Sisko reached the end of the "Overview" file and paused before starting a new file. He tried to let the information settle into his head. Not long after the wormhole to the Gamma Quadrant had been discovered, Observer had been dispatched to map a gas giant on the far side of the wormhole. Curiously, Surveyor had actually been in closer proximity to Deep Space Nine than was Observer, but Observer got the assignment anyway. Somehow, in the Gamma Quadrant, one of Observer's probes had detonated while still inside the ship. This was not supposed to happen, and the most accomplished safety expert in the galaxy had designed systems so that it wouldn't happen. But it had happened all the same.

The information Sisko had just read was useful as background information, but it didn't really help answer any of the questions he really wanted to know. How did this vaunted safety system actually work? He'd need to know that, if he had any hope of understanding how it might have failed.

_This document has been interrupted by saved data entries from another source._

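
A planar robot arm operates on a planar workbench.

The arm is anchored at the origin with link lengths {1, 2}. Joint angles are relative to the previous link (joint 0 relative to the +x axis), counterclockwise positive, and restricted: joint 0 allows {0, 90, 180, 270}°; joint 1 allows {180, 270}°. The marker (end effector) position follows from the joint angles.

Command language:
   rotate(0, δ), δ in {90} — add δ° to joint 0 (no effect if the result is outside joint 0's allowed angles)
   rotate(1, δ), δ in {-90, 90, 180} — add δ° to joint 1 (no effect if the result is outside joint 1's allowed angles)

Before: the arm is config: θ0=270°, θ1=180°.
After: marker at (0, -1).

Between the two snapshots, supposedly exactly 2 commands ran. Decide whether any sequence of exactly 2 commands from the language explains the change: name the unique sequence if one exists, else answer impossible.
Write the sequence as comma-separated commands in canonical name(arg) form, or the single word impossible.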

Also missing from the material were the routine details about probe-related procedures, as well as information about Observer's previous missions. He'd need to know those things as well, if he was going to understand what had gone wrong on this particular mission in the Gamma Quadrant.

Sisko opened the next file and found a shortened version of what he had just read. There was nothing new in that file. The next file was about the mathematical models used to predict the behavior of gas giants, and a highly technical explanation of what happened to a gas giant during deep inversion; it included no information about the probes. The next file was likewise unhelpful. Sisko frowned. There were a few other files there, but they were unclassified as well, and their titles suggested that they weren't all that pertinent. He doubted there would be anything in there that would help with his investigation. In order to make progress, he'd have to delve into the classified materials that the Commission had sent him.

But right now, he was just too tired. He decided to get some sleep.

At his meeting with Dax and O'Brien eight hours later, he mentioned that he hadn't been able to figure out any of the details of the safety systems designed by this Stoan fellow.

"Really?" O'Brien was surprised. "Didn't you see the demonstration file? It showed a lot of the details of the safety features."

It was Sisko's turn to be surprised. "I must have missed that one."

"I missed it, too," Dax said.

O'Brien chuckled. "I almost missed it myself. It was entitled 'Summary' or something like that. Except it isn't a summary, it's a demonstration of the safety features, presumably to show everyone in the universe how safe these probes supposedly are. You get to see how to prepare a probe for launch. It's hard to see what's going on with a small display, though. It would probably be easier if we ran it as simulation on one of Quark's holosuites."

"Out of the question. The holosuites are not secure enough for a matter at this level of confidentiality."

O'Brien chuckled again. "Well, number one, I can make them secure enough, so that Quark wouldn't be able to record or snoop or interfere. And number two, the demonstration is not classified, so we don't need to worry about confidentiality, at least not yet."

Sisko's eyebrows went up. He had thought all detailed information about probe preparation would surely be classified. "Chief," Sisko said, "make a holosuite secure. When it's secure, let's have a demonstration about what should have happened inside that Probe Prep Bay."